Some passive house designers in Australia specify a boost mode for the gym extract. This is a manual or automatic override that increases extraction during and immediately after a workout, then returns to normal once humidity and temperature levels have settled. This approach keeps the gym from becoming a source of excess humidity that migrates into the rest of the home, while avoiding the energy penalty of running the entire ventilation system at boost speed continuously.
The location of the gym within the floor plan is also important. A home gym positioned away from bedrooms and quiet living areas, and ideally with its own zoned extract, is easier to manage than one integrated into the centre of an open-plan living space, where heat and moisture have more opportunity to spread before being extracted.
A sauna is a bigger design challenge than a home gym, because the temperatures involved are so much higher than anything else in the home. Saunas are also, by design, intended to retain heat rather than let it escape.

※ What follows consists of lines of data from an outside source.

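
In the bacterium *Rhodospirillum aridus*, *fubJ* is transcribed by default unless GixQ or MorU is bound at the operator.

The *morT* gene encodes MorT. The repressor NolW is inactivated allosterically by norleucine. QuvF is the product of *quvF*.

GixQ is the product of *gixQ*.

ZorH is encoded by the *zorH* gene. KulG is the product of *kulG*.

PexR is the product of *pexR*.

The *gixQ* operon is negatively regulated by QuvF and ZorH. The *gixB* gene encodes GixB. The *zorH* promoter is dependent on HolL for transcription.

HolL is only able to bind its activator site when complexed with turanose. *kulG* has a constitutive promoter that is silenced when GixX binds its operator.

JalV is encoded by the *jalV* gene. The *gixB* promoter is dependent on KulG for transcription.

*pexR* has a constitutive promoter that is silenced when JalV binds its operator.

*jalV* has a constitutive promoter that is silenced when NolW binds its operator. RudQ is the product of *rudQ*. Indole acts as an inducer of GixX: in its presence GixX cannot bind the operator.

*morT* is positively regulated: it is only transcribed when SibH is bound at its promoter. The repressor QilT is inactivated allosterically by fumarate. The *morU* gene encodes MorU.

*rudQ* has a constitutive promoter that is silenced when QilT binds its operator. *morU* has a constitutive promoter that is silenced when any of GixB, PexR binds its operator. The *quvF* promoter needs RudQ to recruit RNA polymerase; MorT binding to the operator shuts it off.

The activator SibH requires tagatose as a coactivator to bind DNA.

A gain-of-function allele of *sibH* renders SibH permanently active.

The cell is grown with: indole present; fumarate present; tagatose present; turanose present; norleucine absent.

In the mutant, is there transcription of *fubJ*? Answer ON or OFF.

Fumarate is present, so QilT is inactive.
With no repressor bound, *rudQ* is transcribed.
So RudQ is produced and active.
SibH is constitutively active in this strain.
No repressor is bound and SibH is active, so *morT* is transcribed.
So MorT is produced and active.
With repressor MorT bound, *quvF* is not transcribed.
So QuvF is not produced.
Turanose is present, so HolL is active.
No repressor is bound and HolL is active, so *zorH* is transcribed.
So ZorH is produced and active.
With repressor ZorH bound, *gixQ* is not transcribed.
So GixQ is not produced.
Indole is present, so GixX is inactive.
With no repressor bound, *kulG* is transcribed.
So KulG is produced and active.
No repressor is bound and KulG is active, so *gixB* is transcribed.
So GixB is produced and active.
Norleucine is absent, so NolW is active.
With repressor NolW bound, *jalV* is not transcribed.
So JalV is not produced.
With no repressor bound, *pexR* is transcribed.
So PexR is produced and active.
With repressor GixB bound, *morU* is not transcribed.
So MorU is not produced.
With no repressor bound, *fubJ* is transcribed.

ON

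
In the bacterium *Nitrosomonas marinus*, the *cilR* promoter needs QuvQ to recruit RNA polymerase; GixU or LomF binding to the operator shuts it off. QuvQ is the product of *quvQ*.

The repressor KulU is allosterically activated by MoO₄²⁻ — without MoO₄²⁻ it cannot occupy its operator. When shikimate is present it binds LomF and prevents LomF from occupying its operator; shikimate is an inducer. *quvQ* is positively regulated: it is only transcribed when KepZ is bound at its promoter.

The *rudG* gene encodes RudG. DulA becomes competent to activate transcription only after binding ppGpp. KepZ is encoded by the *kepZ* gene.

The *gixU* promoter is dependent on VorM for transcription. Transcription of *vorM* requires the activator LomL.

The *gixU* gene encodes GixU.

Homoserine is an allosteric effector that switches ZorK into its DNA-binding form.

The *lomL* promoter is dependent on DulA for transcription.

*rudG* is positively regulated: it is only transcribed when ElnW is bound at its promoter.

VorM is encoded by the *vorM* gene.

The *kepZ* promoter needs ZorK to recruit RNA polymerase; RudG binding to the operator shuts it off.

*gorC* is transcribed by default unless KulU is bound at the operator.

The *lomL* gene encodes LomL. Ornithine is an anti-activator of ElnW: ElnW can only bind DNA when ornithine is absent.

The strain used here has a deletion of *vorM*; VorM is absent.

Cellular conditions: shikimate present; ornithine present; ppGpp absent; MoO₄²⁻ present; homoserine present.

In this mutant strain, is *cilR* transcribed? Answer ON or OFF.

VorM is non-functional in this strain, so it has no effect.
Required activator VorM is absent, so *gixU* is not transcribed.
So GixU is not produced.
Homoserine is present, so ZorK is active.
Ornithine is present, so ElnW is inactive.
Required activator ElnW is absent, so *rudG* is not transcribed.
So RudG is not produced.
No repressor is bound and ZorK is active, so *kepZ* is transcribed.
So KepZ is produced and active.
No repressor is bound and KepZ is active, so *quvQ* is transcribed.
So QuvQ is produced and active.
Shikimate is present, so LomF is inactive.
No repressor is bound and QuvQ is active, so *cilR* is transcribed.

ON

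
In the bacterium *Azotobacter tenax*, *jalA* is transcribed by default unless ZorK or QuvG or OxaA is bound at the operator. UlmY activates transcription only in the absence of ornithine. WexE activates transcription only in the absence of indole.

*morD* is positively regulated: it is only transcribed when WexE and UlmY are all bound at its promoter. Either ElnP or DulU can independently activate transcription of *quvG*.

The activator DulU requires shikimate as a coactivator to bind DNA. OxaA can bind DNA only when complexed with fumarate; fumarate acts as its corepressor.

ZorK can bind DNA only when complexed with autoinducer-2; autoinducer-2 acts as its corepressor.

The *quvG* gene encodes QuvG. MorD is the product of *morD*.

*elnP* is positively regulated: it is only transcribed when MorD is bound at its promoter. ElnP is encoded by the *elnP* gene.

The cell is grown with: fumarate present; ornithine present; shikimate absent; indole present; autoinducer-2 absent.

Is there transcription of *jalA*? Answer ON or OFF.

Autoinducer-2 is absent, so ZorK is inactive.
Indole is present, so WexE is inactive.
Ornithine is present, so UlmY is inactive.
Required activator WexE is absent, so *morD* is not transcribed.
So MorD is not produced.
Required activator MorD is absent, so *elnP* is not transcribed.
So ElnP is not produced.
Shikimate is absent, so DulU is inactive.
No activator is available at the *quvG* promoter, so *quvG* is not transcribed.
So QuvG is not produced.
Fumarate is present, so OxaA is active.
With repressor OxaA bound, *jalA* is not transcribed.

OFF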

In most cases, the most practical approach in passive house design is to treat the sauna as a separate, enclosed pod within the building – effectively its own small building envelope within the larger one. This means the sauna structure itself is insulated to retain the heat it generates, while the surrounding spaces of the passive house are protected from that heat by the sauna’s own enclosure rather than relying on the home’s overall envelope to absorb it.
This approach also simplifies the airtightness detailing considerably. Rather than trying to integrate a high heat source into the home’s airtight layer, the sauna sits within it as a contained unit – much like a fridge or a piece of equipment, rather than a room that needs to be thermally integrated with the rest of the house.

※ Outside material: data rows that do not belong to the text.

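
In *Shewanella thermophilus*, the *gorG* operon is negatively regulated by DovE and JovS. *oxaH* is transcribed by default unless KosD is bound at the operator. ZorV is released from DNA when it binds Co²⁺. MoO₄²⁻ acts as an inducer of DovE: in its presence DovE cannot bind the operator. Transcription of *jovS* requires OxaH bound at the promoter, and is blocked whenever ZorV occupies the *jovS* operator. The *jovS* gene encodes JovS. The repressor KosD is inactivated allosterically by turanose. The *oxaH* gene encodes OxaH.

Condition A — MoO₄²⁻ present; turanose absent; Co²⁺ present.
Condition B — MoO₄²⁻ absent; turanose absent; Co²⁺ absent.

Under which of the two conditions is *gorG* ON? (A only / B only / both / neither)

A only

Condition A:
MoO₄²⁻ is present, so DovE is inactive.
Turanose is absent, so KosD is active.
With repressor KosD bound, *oxaH* is not transcribed.
So OxaH is not produced.
Co²⁺ is present, so ZorV is inactive.
Required activator OxaH is absent, so *jovS* is not transcribed.
So JovS is not produced.
With no repressor bound, *gorG* is transcribed.
→ *gorG* is ON in A.
Condition B:
MoO₄²⁻ is absent, so DovE is active.
Turanose is absent, so KosD is active.
With repressor KosD bound, *oxaH* is not transcribed.
So OxaH is not produced.
Co²⁺ is absent, so ZorV is active.
With repressor ZorV bound, *jovS* is not transcribed.
So JovS is not produced.
With repressor DovE bound, *gorG* is not transcribed.
→ *gorG* is OFF in B.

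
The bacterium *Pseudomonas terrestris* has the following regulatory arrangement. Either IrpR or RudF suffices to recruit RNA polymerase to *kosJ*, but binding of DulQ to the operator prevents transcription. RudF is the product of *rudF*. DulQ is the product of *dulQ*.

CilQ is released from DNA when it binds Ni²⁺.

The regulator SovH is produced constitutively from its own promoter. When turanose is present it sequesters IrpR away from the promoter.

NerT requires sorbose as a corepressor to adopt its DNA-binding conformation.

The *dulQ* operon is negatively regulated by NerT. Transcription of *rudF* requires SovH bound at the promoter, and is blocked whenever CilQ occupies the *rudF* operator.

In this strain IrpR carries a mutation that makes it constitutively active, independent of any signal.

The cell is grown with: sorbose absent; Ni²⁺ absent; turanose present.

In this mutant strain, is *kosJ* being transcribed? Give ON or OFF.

OFF

Sorbose is absent, so NerT is inactive.
With no repressor bound, *dulQ* is transcribed.
So DulQ is produced and active.
IrpR is constitutively active in this strain.
Ni²⁺ is absent, so CilQ is active.
SovH is produced constitutively and is active.
With repressor CilQ bound, *rudF* is not transcribed.
So RudF is not produced.
With repressor DulQ bound, *kosJ* is not transcribed.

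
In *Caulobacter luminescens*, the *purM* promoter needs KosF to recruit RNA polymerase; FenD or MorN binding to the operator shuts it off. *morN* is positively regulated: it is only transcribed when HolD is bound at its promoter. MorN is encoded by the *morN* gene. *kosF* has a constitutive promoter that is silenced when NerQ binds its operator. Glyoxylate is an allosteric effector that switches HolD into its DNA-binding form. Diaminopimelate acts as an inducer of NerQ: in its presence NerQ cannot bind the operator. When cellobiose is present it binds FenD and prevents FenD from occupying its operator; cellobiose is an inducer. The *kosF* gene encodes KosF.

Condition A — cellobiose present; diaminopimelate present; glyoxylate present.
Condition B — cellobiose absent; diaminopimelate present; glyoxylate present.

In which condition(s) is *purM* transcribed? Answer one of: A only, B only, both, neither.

neither

Condition A:
Cellobiose is present, so FenD is inactive.
Diaminopimelate is present, so NerQ is inactive.
With no repressor bound, *kosF* is transcribed.
So KosF is produced and active.
Glyoxylate is present, so HolD is active.
No repressor is bound and HolD is active, so *morN* is transcribed.
So MorN is produced and active.
With repressor MorN bound, *purM* is not transcribed.
→ *purM* is OFF in A.
Condition B:
Cellobiose is absent, so FenD is active.
Diaminopimelate is present, so NerQ is inactive.
With no repressor bound, *kosF* is transcribed.
So KosF is produced and active.
Glyoxylate is present, so HolD is active.
No repressor is bound and HolD is active, so *morN* is transcribed.
So MorN is produced and active.
With repressor FenD bound, *purM* is not transcribed.
→ *purM* is OFF in B.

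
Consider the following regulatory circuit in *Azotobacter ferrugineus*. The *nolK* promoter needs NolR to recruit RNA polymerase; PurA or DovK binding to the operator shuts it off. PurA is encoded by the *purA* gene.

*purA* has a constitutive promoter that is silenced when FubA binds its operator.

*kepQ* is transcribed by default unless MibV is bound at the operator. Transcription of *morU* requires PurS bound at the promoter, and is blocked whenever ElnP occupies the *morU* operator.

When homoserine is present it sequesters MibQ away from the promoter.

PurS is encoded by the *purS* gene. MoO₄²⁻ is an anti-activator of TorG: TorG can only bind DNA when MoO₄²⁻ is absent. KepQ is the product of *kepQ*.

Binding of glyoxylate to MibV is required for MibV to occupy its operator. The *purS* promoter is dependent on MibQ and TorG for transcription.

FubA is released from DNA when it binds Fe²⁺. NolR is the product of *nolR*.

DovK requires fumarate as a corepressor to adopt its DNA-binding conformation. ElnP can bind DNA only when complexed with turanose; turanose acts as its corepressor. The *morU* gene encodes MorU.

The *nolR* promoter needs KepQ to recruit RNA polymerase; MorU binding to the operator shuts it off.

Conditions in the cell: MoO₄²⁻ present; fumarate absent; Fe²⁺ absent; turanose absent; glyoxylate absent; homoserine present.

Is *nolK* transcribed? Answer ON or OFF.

ON

Fe²⁺ is absent, so FubA is active.
With repressor FubA bound, *purA* is not transcribed.
So PurA is not produced.
Glyoxylate is absent, so MibV is inactive.
With no repressor bound, *kepQ* is transcribed.
So KepQ is produced and active.
Turanose is absent, so ElnP is inactive.
Homoserine is present, so MibQ is inactive.
MoO₄²⁻ is present, so TorG is inactive.
Required activator MibQ is absent, so *purS* is not transcribed.
So PurS is not produced.
Required activator PurS is absent, so *morU* is not transcribed.
So MorU is not produced.
No repressor is bound and KepQ is active, so *nolR* is transcribed.
So NolR is produced and active.
Fumarate is absent, so DovK is inactive.
No repressor is bound and NolR is active, so *nolK* is transcribed.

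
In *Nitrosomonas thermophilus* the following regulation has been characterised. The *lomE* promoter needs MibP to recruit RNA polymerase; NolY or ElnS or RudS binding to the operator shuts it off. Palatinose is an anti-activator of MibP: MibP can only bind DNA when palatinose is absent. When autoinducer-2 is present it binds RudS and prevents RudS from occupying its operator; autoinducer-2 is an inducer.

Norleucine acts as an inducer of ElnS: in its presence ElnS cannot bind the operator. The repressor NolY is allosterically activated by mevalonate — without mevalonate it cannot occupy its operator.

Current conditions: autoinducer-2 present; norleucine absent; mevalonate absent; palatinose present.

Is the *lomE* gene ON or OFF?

Palatinose is present, so MibP is inactive.
Mevalonate is absent, so NolY is inactive.
Norleucine is absent, so ElnS is active.
Autoinducer-2 is present, so RudS is inactive.
With repressor ElnS bound, *lomE* is not transcribed.

OFF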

For a sauna in particular, the materials used in its construction – typically timber lining inside the pod – need to be able to handle repeated cycles of heating, humidity and drying without degrading. This is established practice in sauna construction generally, but it needs to be coordinated with the passive house vapour control strategy for the surrounding building to ensure moisture from the sauna doesn’t migrate into the building’s insulation or structure.
The energy used by a home gym is generally much lower – primarily lighting, any climate control and equipment such as treadmills. The main energy consideration for a home gym in passive house design is less about the gym itself and more about the additional ventilation load discussed above.